Date

8-29-2024

Department

College of Arts and Sciences

Degree

Master of Arts in Composition (MA)

Chair

Amanda Dunnagan

Keywords

scientific authorial voice, undergraduate chemistry, explicit instruction, writing instruction, chemistry discourse

Disciplines

English Language and Literature | Rhetoric and Composition

Abstract

The effective development of undergraduate chemistry students for success in professional and academic careers involves emphases on content knowledge and on writing and authorial voice. Unfortunately, most undergraduate chemistry instruction wholly neglects writing and authorial voice instruction in favor of content knowledge instruction.
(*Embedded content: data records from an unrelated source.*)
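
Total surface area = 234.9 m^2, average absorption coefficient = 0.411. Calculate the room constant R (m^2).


Given values:
  S = 234.9 m^2, alpha = 0.411
Formula: R = S * alpha / (1 - alpha)
Numerator: 234.9 * 0.411 = 96.5439
Denominator: 1 - 0.411 = 0.589
R = 96.5439 / 0.589 = 163.91

163.91 m^2


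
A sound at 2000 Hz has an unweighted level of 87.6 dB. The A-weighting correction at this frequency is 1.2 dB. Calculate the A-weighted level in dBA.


Given values:
  SPL = 87.6 dB
  A-weighting at 2000 Hz = 1.2 dB
Formula: L_A = SPL + A_weight
L_A = 87.6 + (1.2)
L_A = 88.8

88.8 dBA


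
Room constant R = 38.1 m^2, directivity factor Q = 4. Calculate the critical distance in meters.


Given values:
  R = 38.1 m^2, Q = 4
Formula: d_c = 0.141 * sqrt(Q * R)
Compute Q * R = 4 * 38.1 = 152.4
Compute sqrt(152.4) = 12.345
d_c = 0.141 * 12.345 = 1.741

1.741 m


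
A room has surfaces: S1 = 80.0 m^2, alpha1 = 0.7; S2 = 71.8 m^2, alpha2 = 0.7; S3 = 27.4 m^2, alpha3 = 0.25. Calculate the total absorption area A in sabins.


Given surfaces:
  Surface 1: 80.0 * 0.7 = 56.0
  Surface 2: 71.8 * 0.7 = 50.26
  Surface 3: 27.4 * 0.25 = 6.85
Formula: A = sum(Si * alpha_i)
A = 56.0 + 50.26 + 6.85
A = 113.11

113.11 sabins


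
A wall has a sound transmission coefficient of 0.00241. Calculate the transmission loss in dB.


Given values:
  tau = 0.00241
Formula: TL = 10 * log10(1 / tau)
Compute 1 / tau = 1 / 0.00241 = 414.9378
Compute log10(414.9378) = 2.617983
TL = 10 * 2.617983 = 26.18

26.18 dB


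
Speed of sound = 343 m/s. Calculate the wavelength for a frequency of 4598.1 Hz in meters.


Given values:
  c = 343 m/s, f = 4598.1 Hz
Formula: lambda = c / f
lambda = 343 / 4598.1
lambda = 0.0746

0.0746 m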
This results in the development of chemistry students who know the content of their field but not how to communicate that knowledge or how to enter the chemistry discourse with their own research. This integrative review identified 71 pieces of scholarly literature and synthesized these sources to reconceptualize writing instruction in undergraduate chemistry and propose explicit instruction on scientific authorial voice as a solution. The review identified three main themes, focusing on the inclusion of explicit instruction alongside content-area instruction, the social and process-related elements of effective explicit instruction, and core values of strategies for explicit instruction highlighted in the literature. The findings of this research indicate that explicit instruction on scientific authorial voice may be a solution to the lack of writing instruction in undergraduate chemistry courses and call for further research to ground these findings in qualitative empirical research and test them in undergraduate chemistry classrooms.